The wavefunction in quantum mechanics provides information about the probability distribution of finding a particle, such as an electron, in a given state or location. In the case of an electron treated as a point particle, the wavefunction describes the probability amplitude associated with different positions in space.
According to the Born rule in quantum mechanics, the square of the absolute value of the wavefunction, denoted as |Ψ|^2, represents the probability density of finding the particle at a particular position. This means that the probability of locating the electron at a specific point in space is proportional to the magnitude squared of the wavefunction at that point.

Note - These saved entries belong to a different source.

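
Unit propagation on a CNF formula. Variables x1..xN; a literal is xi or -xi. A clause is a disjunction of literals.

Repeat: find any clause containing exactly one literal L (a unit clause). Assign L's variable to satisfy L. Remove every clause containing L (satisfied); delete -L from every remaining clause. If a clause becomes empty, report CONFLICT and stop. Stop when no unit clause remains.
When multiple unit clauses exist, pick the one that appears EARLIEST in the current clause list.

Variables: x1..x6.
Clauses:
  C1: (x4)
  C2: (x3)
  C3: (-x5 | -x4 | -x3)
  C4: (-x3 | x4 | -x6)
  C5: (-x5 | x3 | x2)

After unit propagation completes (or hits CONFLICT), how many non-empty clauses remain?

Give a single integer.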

In other words, the wavefunction of an electron provides the probability distribution of where the electron is likely to be found if a measurement is made on its position. However, it does not provide information about the probability of an interaction occurring at a given place. The wavefunction describes the state of the electron and how it evolves over time, and when an interaction or measurement takes place, it collapses to a specific value corresponding to the observed position.
It's worth noting that the interpretation of the wavefunction and its relationship to the physical reality of particles is a subject of ongoing debate and different interpretations exist, such as the Copenhagen interpretation, many-worlds interpretation, and pilot wave theory. The probabilistic nature of quantum mechanics and the role of the wavefunction in describing the behavior of particles is a fundamental aspect of the theory.